Pada akhir novel Khotbah di atas Bukit (2015), Kuntowijoyo menuliskan kalimat menarik yang menuturkan: Gerak adalah hidup kita. Sel-sel tubuh, otot, kaki, dan tangan kita adalah bagian yang terus bergerak dan membuat kita hidup. Pergerakan menghasilkan energi. Melalui energi itulah, manusia melakukan proses pembakaran terhadap lemak tubuh, sel-sel kulit mati, dan aneka penyakit menumpuk di dalam tubuh.

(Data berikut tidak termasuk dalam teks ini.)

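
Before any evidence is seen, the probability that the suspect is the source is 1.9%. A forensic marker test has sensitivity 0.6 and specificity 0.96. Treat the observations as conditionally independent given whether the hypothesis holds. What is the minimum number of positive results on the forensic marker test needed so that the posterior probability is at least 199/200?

Prior odds: 0.019 ÷ 0.981 = 19/981.
False-positive rate = 1 − 0.96 = 0.04; likelihood ratio of a positive = 0.6/0.04 = 15.
Target posterior odds = 0.995/0.005 = 199.
Need (19/981) × 15ⁿ ≥ 199, i.e. 15ⁿ ≥ 195219/19.
15³ = 3375 falls short of 195219/19 but 15⁴ = 50625 reaches it, so n = 4.

4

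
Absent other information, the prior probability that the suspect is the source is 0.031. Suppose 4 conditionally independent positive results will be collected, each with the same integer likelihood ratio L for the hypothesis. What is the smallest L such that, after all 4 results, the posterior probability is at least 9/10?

5

Prior odds = 0.031/0.969 = 31/969.
Target odds = 0.9/0.1 = 9.
Need L⁴ ≥ 9 ÷ (31/969) = 8721/31.
4⁴ = 256 < 8721/31 ≤ 625 = 5⁴, so L = 5.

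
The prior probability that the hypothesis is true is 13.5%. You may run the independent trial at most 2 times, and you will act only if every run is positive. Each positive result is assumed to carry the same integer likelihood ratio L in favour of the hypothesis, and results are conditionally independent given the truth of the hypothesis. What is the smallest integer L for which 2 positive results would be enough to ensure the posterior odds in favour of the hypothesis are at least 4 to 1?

6

Prior odds = 0.135/0.865 = 27/173.
Target odds = 4.
Need L² ≥ 4 ÷ (27/173) = 692/27.
5² = 25 < 692/27 ≤ 36 = 6², so L = 6.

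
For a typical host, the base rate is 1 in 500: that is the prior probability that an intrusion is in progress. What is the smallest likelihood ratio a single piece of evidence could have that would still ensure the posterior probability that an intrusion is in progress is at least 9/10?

4491

Prior odds = 0.002/0.998 = 1/499.
Target odds = 0.9/0.1 = 9.
Required Bayes factor = 9 ÷ (1/499) = 4491.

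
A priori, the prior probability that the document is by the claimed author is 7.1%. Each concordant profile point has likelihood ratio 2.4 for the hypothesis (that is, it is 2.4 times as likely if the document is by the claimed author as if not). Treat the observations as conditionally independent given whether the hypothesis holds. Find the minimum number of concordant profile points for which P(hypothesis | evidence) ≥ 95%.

7

Prior odds: 0.071 ÷ 0.929 = 71/929.
Likelihood ratio per concordant profile point = 2.4.
Target posterior odds = 0.95/0.05 = 19.
Require 2.4ⁿ ≥ 19 ÷ (71/929) = 17651/71.
2.4⁶ = 2985984/15625 falls short of 17651/71 but 2.4⁷ = 35831808/78125 reaches it, so n = 7.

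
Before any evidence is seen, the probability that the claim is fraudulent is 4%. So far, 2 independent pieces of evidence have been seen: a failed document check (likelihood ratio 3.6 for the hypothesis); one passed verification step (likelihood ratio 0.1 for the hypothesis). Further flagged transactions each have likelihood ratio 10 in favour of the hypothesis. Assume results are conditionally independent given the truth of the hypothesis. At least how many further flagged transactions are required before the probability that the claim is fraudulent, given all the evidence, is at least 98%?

Prior odds = 0.04/0.96 = 1/24.
Combined Bayes factor of the evidence already in hand = 3.6 × 0.1 = 0.36.
Odds after that evidence = (1/24) × 0.36 = 0.015.
Target odds = 0.98/0.02 = 49.
Need 10ⁿ ≥ 49 ÷ 0.015 = 9800/3.
10³ = 1000 falls short of 9800/3 but 10⁴ = 10000 reaches it, so n = 4.

4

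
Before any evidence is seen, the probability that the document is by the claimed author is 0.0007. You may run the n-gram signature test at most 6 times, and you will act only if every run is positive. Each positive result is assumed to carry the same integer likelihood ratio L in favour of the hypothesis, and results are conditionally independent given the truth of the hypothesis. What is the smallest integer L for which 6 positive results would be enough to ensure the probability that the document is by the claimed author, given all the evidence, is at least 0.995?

Prior odds = 0.0007/0.9993 = 7/9993.
Target odds = 0.995/0.005 = 199.
Need L⁶ ≥ 199 ÷ (7/9993) = 1988607/7.
8⁶ = 262144 < 1988607/7 ≤ 531441 = 9⁶, so L = 9.

9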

Gerak menandakan vitalitas hidup. Orang yang semakin banyak pergerakannya, semakin sehat dan semakin produktif. Pergerakan tubuh yang banyak, bukan hanya baik bagi tubuh, ia turut serta memacu pikiran kita yang serba cepat ini menjadi seimbang.

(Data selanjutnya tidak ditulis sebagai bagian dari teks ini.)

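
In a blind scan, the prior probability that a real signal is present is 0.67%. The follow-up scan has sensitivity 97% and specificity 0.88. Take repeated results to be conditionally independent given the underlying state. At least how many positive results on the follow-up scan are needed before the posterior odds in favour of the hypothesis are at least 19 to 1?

4

Prior odds: 0.0067 ÷ 0.9933 = 67/9933.
False-positive rate = 1 − 0.88 = 0.12; likelihood ratio of a positive = 0.97/0.12 = 97/12.
Target odds = 19.
Need (67/9933) × (97/12)ⁿ ≥ 19, i.e. (97/12)ⁿ ≥ 188727/67.
(97/12)³ = 912673/1728 falls short of 188727/67 but (97/12)⁴ = 88529281/20736 reaches it, so n = 4.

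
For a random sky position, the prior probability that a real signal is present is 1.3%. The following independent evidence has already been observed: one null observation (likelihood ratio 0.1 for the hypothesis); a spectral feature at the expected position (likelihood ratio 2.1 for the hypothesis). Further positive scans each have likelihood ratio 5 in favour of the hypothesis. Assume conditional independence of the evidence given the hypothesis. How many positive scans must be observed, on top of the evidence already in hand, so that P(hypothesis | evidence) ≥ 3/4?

Prior odds = 0.013/0.987 = 13/987.
Combined Bayes factor of the evidence already in hand = 0.1 × 2.1 = 0.21.
Odds after that evidence = (13/987) × 0.21 = 13/4700.
Target odds = 0.75/0.25 = 3.
Need 5ⁿ ≥ 3 ÷ (13/4700) = 14100/13.
5⁴ = 625 falls short of 14100/13 but 5⁵ = 3125 reaches it, so n = 5.

5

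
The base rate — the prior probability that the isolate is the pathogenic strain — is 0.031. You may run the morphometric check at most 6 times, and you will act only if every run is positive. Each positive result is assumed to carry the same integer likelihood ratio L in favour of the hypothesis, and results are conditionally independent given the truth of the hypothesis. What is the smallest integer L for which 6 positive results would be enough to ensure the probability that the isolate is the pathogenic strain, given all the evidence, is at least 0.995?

5

Prior odds = 0.031/0.969 = 31/969.
Target odds = 0.995/0.005 = 199.
Need L⁶ ≥ 199 ÷ (31/969) = 192831/31.
4⁶ = 4096 < 192831/31 ≤ 15625 = 5⁶, so L = 5.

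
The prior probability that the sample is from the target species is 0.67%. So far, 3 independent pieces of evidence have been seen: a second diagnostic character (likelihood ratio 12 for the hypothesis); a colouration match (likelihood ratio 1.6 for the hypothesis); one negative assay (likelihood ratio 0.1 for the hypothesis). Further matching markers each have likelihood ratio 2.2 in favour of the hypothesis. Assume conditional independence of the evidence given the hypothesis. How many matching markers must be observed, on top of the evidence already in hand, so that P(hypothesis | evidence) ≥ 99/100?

Prior odds = 0.0067/0.9933 = 67/9933.
Combined Bayes factor of the evidence already in hand = 12 × 1.6 × 0.1 = 1.92.
Odds after that evidence = (67/9933) × 1.92 = 1072/82775.
Target odds = 0.99/0.01 = 99.
Need 2.2ⁿ ≥ 99 ÷ (1072/82775) = 8194725/1072.
2.2¹¹ ≈5843.18 falls short of 8194725/1072 but 2.2¹² ≈12855 reaches it, so n = 12.

12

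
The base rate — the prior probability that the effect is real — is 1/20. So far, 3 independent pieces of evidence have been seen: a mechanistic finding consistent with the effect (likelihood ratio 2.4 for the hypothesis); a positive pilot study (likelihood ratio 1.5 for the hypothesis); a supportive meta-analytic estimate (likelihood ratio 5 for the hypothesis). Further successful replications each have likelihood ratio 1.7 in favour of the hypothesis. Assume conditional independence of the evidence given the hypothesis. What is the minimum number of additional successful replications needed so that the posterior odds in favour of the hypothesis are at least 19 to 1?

Prior odds = 0.05/0.95 = 1/19.
Combined Bayes factor of the evidence already in hand = 2.4 × 1.5 × 5 = 18.
Odds after that evidence = (1/19) × 18 = 18/19.
Target odds = 19.
Need 1.7ⁿ ≥ 19 ÷ (18/19) = 361/18.
1.7⁵ = 1419857/100000 falls short of 361/18 but 1.7⁶ = 24137569/1000000 reaches it, so n = 6.

6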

Alam raya ini pun hakikatnya melakukan pergerakan terus menerus. Apabila bumi berhenti bergerak, maka matilah eksistensi bumi dan alam raya ini, akan menjadi rusak bila tidak bergerak. Manusia pun demikian halnya. Ketika manusia kurang bergerak, di situlah penyakit akan mudah untuk hinggap ke tubuh kita.

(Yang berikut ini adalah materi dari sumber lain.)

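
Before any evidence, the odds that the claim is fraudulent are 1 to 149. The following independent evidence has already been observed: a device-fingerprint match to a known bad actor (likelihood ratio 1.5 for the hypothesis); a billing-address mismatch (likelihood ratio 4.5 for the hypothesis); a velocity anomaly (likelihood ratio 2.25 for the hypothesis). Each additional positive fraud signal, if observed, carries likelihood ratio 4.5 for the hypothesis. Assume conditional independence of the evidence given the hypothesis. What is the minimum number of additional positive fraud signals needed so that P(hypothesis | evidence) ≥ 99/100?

5

Prior odds = 1/149.
Combined Bayes factor of the evidence already in hand = 1.5 × 4.5 × 2.25 = 15.1875.
Odds after that evidence = (1/149) × 15.1875 = 243/2384.
Target odds = 0.99/0.01 = 99.
Need 4.5ⁿ ≥ 99 ÷ (243/2384) = 26224/27.
4.5⁴ = 410.0625 falls short of 26224/27 but 4.5⁵ = 1845.28125 reaches it, so n = 5.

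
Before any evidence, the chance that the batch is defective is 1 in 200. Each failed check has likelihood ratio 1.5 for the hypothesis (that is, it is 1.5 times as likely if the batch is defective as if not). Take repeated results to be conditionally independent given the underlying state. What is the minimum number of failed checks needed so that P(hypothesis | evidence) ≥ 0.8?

Prior odds: 0.005 ÷ 0.995 = 1/199.
Likelihood ratio per failed check = 1.5.
Target odds: 0.8 ÷ 0.2 = 4.
Need (1/199) × 1.5ⁿ ≥ 4, i.e. 1.5ⁿ ≥ 796.
1.5¹⁶ = 43046721/65536 falls short of 796 but 1.5¹⁷ = 129140163/131072 reaches it, so n = 17.

17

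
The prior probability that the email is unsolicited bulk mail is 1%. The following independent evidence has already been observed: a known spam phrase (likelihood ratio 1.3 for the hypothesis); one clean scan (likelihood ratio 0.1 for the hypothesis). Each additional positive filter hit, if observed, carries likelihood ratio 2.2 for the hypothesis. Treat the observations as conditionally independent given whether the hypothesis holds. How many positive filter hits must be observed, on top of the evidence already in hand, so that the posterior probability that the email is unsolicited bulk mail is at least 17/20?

Prior odds = 0.01/0.99 = 1/99.
Combined Bayes factor of the evidence already in hand = 1.3 × 0.1 = 0.13.
Odds after that evidence = (1/99) × 0.13 = 13/9900.
Target odds = 0.85/0.15 = 17/3.
Need 2.2ⁿ ≥ 17/3 ÷ (13/9900) = 56100/13.
2.2¹⁰ ≈2655.99 falls short of 56100/13 but 2.2¹¹ ≈5843.18 reaches it, so n = 11.

11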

Kelambatan organ tubuh dalam bergerak menandakan orang tersebut dihinggapi penyakit. Misalnya, saat ginjal lambat mencerna, maka ada bagian-bagian yang kurang sempurna dalam menjalankan fungsinya. Saat itu terjadi, ada yang membuat tubuh remuk, tak normal.
Ada yang berbeda saat gerak tubuh kita menjadi dipersempit, dan jauh berkurang dari biasanya. Ini bukan hanya karena adanya virus Corona, di era teknologi seperti sekarang, rumah adalah surga. Teknologi membantu kita menyediakan semuanya. Olahraga pun bisa dilakukan di rumah dengan alat olahraga modern.
***
Teknologi secara tidak langsung memang mendekatkan dan memudahkan banyak hal. Namun, secara tidak langsung mengurangi hubungan sosial kita.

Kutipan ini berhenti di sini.